Two excerpts from "Jersey Street" by David Garvin:


We walked back to our part of the district and settled on some suds and smoke, the streets silent and fluorescent lit.
The fiery death blush of autumn leaves swinging in these skinny trees was the only color in the gray and metal corridors of buildings, so we cut them down while we drank, Das sawing on their trunks with his knife, the night passing on as we filled it with words.
Home was where I got to go after awhile, liste'n to my Mamma's sleep racket in the darkness of the crib, share'n my night with no one. That's soft stuff, girl stuff, pussy soft, share with me, social worker soft. Me thinking on this made an anger in me which I liked, which I felt hard. Soft ain't in me, ain't me 't all. I share what's inside my skin with no person, no body, nor fill no ear with soft words. I had to get some sleep though, 'cause day soon school go the boy hard and inside tight.

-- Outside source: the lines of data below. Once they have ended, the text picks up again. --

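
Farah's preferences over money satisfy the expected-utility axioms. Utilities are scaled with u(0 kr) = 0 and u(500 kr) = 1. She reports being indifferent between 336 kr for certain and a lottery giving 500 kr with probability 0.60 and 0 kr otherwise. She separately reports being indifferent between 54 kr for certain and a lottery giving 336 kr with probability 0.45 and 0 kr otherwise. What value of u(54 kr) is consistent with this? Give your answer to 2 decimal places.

0.27

The first gamble pins u(336 kr): it must equal 0.60·1 + 0.40·0 = 0.60.
Chaining: u(54 kr) = 0.45·0.60 + 0.55·0.00 = 0.2700.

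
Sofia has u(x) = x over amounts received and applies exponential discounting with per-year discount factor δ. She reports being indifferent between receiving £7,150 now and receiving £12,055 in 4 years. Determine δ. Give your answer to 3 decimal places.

Equating discounted utilities: u(7150) = δ^4·u(12055) ⇒ δ^4 = u(7150)/u(12055).
With u(x) = x: δ^4 = 7150/12055 = 0.59311.
Taking the 4th root: δ = 0.59311^(1/4) ≈ 0.878.

δ ≈ 0.878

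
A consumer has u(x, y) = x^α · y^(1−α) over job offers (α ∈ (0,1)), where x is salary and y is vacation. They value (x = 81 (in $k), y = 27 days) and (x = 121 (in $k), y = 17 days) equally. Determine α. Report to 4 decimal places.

α ≈ 0.5355

Set the two utilities equal: 81^α·27^(1−α) = 121^α·17^(1−α).
(81/121)^α = (17/27)^(1−α); take logs: α·ln(81/121) = (1−α)·ln(17/27), i.e. α·-0.4013414 = (1−α)·-0.4626235.
So α/(1−α) = (-0.4626235)/(-0.4013414) = 1.1526932, and α = 1.1526932/2.1526932 ≈ 0.5355.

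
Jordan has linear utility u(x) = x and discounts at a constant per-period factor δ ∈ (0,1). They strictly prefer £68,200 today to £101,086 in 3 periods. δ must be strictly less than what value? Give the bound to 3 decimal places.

δ < 0.877

Under u(x) = x this choice says 68200 > δ^3·101086.
Hence δ^3 < 68200/101086 = 0.67467, and x ↦ x^(1/3) is increasing on (0,∞).
δ < (68200/101086)^(1/3) ≈ 0.877.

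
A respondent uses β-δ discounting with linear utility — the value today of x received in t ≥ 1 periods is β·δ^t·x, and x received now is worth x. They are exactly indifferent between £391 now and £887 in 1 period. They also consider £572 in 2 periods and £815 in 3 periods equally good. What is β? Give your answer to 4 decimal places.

β ≈ 0.6281

From the later pair, β·δ^2·572 = β·δ^3·815; dividing through, δ = 572/815 = 0.70184.
Substituting δ into 391 = β·δ·887: β = 391/(622.533) ≈ 0.6281.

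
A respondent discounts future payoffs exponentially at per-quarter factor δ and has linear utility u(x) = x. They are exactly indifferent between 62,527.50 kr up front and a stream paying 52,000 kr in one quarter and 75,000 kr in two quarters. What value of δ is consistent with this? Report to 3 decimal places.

δ ≈ 0.630

Equating present values: 62527.50 = 52000δ + 75000δ².
So 75000δ² + 52000δ − 62527.50 = 0.
δ = (−52000 + √(52000² + 4·75000·62527.50)) / (2·75000) = (−52000 + √21462250000.00) / 150000 ≈ 0.630.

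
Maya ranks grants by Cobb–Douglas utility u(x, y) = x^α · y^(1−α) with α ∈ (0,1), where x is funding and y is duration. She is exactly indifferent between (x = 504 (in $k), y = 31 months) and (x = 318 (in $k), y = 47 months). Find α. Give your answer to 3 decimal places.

Indifference: 504^α · 31^(1−α) = 318^α · 47^(1−α).
Taking logs: α·ln 504 + (1−α)·ln 31 = α·ln 318 + (1−α)·ln 47, i.e. α·0.460525 = (1−α)·0.416160.
Thus α·(0.876685) = 0.416160, so α = 0.416160/0.876685 ≈ 0.475.

α ≈ 0.475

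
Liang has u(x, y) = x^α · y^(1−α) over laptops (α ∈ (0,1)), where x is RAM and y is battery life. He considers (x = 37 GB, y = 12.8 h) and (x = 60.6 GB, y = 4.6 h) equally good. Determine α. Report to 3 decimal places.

The Cobb–Douglas utilities coincide, so 37^α·12.8^(1−α) = 60.6^α·4.6^(1−α).
Taking logs: α·ln 37 + (1−α)·ln 12.8 = α·ln 60.6 + (1−α)·ln 4.6, i.e. α·-0.493377 = (1−α)·-1.023389.
Thus α·(-1.516766) = -1.023389, so α = -1.023389/-1.516766 ≈ 0.675.

α ≈ 0.675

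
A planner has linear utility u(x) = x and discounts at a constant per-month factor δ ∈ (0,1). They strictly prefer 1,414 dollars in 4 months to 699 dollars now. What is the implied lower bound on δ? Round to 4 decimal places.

The preference means 699 < δ^4·1414.
Dividing by 1414: δ^4 > 0.49434. Both sides are positive, so the 4th root keeps the direction.
δ > (699/1414)^(1/4) ≈ 0.8385.

δ > 0.8385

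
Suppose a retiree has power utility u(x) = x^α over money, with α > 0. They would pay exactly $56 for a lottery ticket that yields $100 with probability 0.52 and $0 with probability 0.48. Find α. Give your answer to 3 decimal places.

α ≈ 1.128

The lottery's expected utility is 0.52·u(100) + 0.48·u(0) = 0.52·100^α (since u(0) = 0 for α > 0).
Indifference: 56^α = 0.52·100^α, so (56/100)^α = 0.52.
Take logs: α = ln 0.52 / ln(56/100) ≈ 1.12781.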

My school is. Dang and Das met me up and we hung at the candy store front, the rag heads inside pushing sweet stuff and cigarettes till the bell did. My school is. I had to go and class awhile 'cause the state smooch my old lays gets is hooked to my being there least the city send round a snitch which wants to know why the boy ain't a lear'n boy. I take a couple of desk for myself 'cause I gots to sprawl, lean'n back waiting for it all. A Miss with big flesh and a tiny voice talks at the class, who talk to one another, while I watch her move, thinking about her flesh. Look at me the Miss won't do, her eyes staying down, floor down, not even look'n round where I angle myself, a foot here, an arm there, like a kite of limbs, as the class talks louder and louder and the Miss talks by herself, to herself, hoping to get through to who ain't listening no how.
See, they ain't noth'n here to learn no more. The books lie, the teachers hold on 'cause of their jobs, the class is just a place where you be till you're old enough to go. The cops want to keep you off the streets, that's all, until there be a prison ready for you get sent to. It's easy, like one and one is two easy, 'cause you live in a steel project, you school in a big house with bars on the window, fat, pasty, face Miss's and Misters worry over you while keep'n you under guard, and if you want something you have to take it for your own self.


The house I know is empty-cold, still-chill, a deserted place, with silence on the dinner table. Mamma don't answer to no name no more as I clump through the room tomb know'n she be good n'gone. Gone from the closet her charity clothes goes she with the suit case packed tak'n the be I not never com'n back trip like she got good sense, believ'n in a world out there that be given a shit. She'll cry shelter for a bit, till the strong drive out the weak. She'll sleep in the street-ways, subways, hallways, hunched up and stink'n, mostly eat'n at the table of the rats, soon she be dead, someplace and glad of it. Always beat, meek, took the heat and the smashed face way as due her. Sit'n, stiffen'n as the old man come in, her know'n him hits, whimper'n bitch like so he'd punch her up no more. Wait'n she was good with: Wait'n in the fare well office, wait'n in the food line, wait'n silent and still, for food, smell'n sour and beat, her cough'n lungs painted cigarette red. Wore she mostly a long dress stained, clutch'n at penny change, count'n out each cent as if it be her job and she be good at it. Her nickel world of can goods sales, a dime on some rice, quarters barters some chicken parts, always clink'n short at the register, wring'n them coins till they cried. Mamma's milk was San-O-Lac, factory smack of sugar suck, all us kids ate at it, got raised on it; San-O-Lac, jelly meat, jars of sweet, spooned in daily. She born me, my Mamma, but be'n born is for die'n only, 'cause you wants to get away from all that liv'n means: eat shame, disrespect, spice your life with begg'n, learn that the sneers are for you that the people share when they see you on the avenue, drink pain in your Mamma's milk, her know'n you is go'n to the lock down 'fore she can get your diaper changed, she stopped be'n a Mamma 'fore she got to begin.